Climate models have become a widespread tool to simulate the behavior of the climate system over longer time periods (e.g. multi-decadal to centennial). They are also increasingly employed to obtain climate predictions on timescales of seasons to decades. And as computational power has increased the ability to run these models at so-called convection permitting scales (<4km grid spacing) has lead to an explosion of activity that targets explicitly resolving multi-scalar aspects of the climate system and opens new lines of inquiry. Climate modeling contributes to the understanding of the complex interaction processes in the earth system and provides scenarios for future climate conditions. The results of climate modeling form the basis for recommendations and decisions on how to prepare for and adapt to climate change and forms the backbone of downstream development of many climate services. This session will be devoted to different aspects of climate modeling, including:
• advances and challenges in convection-permitting atmospheric modeling,
• development and refinement of global and regional climate models,
• numerical aspects of climate models,
• ensemble climate modeling,
• representation of physical earth system processes in climate models,
• sources and drivers of biases in climate models from subgrid scale parameterizations to higher level physical interactions,
• verification and intercomparison of climate model results, including new evaluation methods/metrics,
• data treatment and visualization of climate model results.

Improved reanalyses of past weather can be obtained by retrospectively assimilating reprocessed observational datasets ranging from surface stations and satellites with a up-to-date Numerical Weather Prediction (NWP) model. The resulting time series of the atmospheric state is both dynamically consistent and close to observations.

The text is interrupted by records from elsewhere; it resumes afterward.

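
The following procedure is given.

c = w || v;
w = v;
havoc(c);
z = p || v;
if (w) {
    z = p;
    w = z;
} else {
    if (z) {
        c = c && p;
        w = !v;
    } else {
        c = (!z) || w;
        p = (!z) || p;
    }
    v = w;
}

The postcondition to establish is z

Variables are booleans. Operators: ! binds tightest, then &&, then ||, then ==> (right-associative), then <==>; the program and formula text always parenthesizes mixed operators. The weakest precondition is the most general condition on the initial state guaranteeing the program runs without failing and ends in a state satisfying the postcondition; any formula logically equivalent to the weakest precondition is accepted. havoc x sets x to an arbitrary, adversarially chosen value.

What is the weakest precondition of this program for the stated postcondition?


Working backward. After the program, z must hold.
Then branch requires p; else branch requires (!z) ==> z.
Before the if: (w ==> p) && ((!w) ==> ((!z) ==> z))
Before z := p || v: (w ==> p) && ((!w) ==> ((!(p || v)) ==> (p || v)))
Before havoc c: (w ==> p) && ((!w) ==> ((!(p || v)) ==> (p || v)))
Before w := v: (v ==> p) && ((!v) ==> ((!(p || v)) ==> (p || v)))
Before c := w || v: (v ==> p) && ((!v) ==> ((!(p || v)) ==> (p || v)))
Answer: WP = (v ==> p) && ((!v) ==> ((!(p || v)) ==> (p || v)))


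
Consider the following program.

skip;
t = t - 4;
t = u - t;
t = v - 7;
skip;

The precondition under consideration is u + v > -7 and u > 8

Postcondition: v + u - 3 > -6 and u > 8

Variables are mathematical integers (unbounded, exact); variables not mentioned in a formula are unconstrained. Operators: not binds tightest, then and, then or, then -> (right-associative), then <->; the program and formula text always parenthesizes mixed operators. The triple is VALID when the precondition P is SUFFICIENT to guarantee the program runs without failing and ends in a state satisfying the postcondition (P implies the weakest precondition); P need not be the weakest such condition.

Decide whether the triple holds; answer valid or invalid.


Working backward. After the program, the postcondition v + u - 3 > -6 and u > 8 must hold; in canonical form it is u + v > -3 and u > 8.
Before skip: u + v > -3 and u > 8
Before t := v - 7: u + v > -3 and u > 8
Before t := u - t: u + v > -3 and u > 8
Before t := t - 4: u + v > -3 and u > 8
Before skip: u + v > -3 and u > 8
The weakest precondition is u + v > -3 and u > 8.
Check whether u + v > -7 and u > 8 implies it.
Countermodel: at the initial state u = 9, v = -15, the precondition holds but the weakest precondition fails.
Answer: invalid


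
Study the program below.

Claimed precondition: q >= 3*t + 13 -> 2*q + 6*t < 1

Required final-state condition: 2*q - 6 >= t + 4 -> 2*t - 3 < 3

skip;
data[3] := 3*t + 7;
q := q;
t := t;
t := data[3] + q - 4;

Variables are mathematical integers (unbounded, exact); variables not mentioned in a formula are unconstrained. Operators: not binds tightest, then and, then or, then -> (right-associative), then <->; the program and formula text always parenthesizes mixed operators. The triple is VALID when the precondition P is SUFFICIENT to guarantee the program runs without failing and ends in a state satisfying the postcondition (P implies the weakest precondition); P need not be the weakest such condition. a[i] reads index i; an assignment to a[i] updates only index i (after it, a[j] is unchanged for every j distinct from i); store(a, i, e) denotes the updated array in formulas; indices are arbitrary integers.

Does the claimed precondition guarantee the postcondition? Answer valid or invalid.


Working backward. After the program, the postcondition 2*q - 6 >= t + 4 -> 2*t - 3 < 3 must hold; in canonical form it is 2*q >= t + 10 -> 2*t < 6.
Before t := data[3] + q - 4: q >= data[3] + 6 -> 2*data[3] + 2*q < 14
Before t := t: q >= data[3] + 6 -> 2*data[3] + 2*q < 14
Before q := q: q >= data[3] + 6 -> 2*data[3] + 2*q < 14
Before data[3] := 3*t + 7: q >= 3*t + 13 -> 2*q + 6*t < 0
Before skip: q >= 3*t + 13 -> 2*q + 6*t < 0
The weakest precondition is q >= 3*t + 13 -> 2*q + 6*t < 0.
Check whether q >= 3*t + 13 -> 2*q + 6*t < 1 implies it.
Countermodel: at the initial state q = 9, t = -3, the precondition holds but the weakest precondition fails.
Answer: invalid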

The interest in extracting climate information from reanalysis is rising and creating a request for reanalysis uncertainty estimation at various temporal-spatial scales.
These research questions are adressed in the ERA-CLIM, EURO4M and UERRA projects which are supporting the development of the Copernicus Climate Change Services.

This session invites papers that:
• Explore and demonstrate the capability of global and regional reanalysis data for climate applications
• Compare different reanalysis (global, regional) with each other and/or observations
• Improve recovery, quality control and uncertainty estimation of related observations
• Analyse the uncertainty budget of the reanalyses and relate to user applications

Tropical cyclones (TCs) are devastating weather phenomena that can cause vast socio-economic impacts. Here the term TC encompasses tropical depressions, tropical storms, hurricanes and typhoons. Each TC is predominantly influenced by synoptic-scale conditions, whereas, TC activity from sub-seasonal to decadal timescales is influenced by large-scale climate variability. Advances in understanding and prediction of TC activity enable us to make meaningful TC predictions with longer lead time. Since TCs in different basins have similarities and differences in terms of how large-scale conditions modulate TC activity, comprehensive understanding of TC variability in different basins helps deepen our knowledge of TC predictability and enhances our capability for TC prediction. This session offers a unique opportunity for research and operational communities to share recent progress in climate monitoring and prediction of TCs in all basins from sub-seasonal to decadal timescales. Both prediction and process understanding studies are welcomed.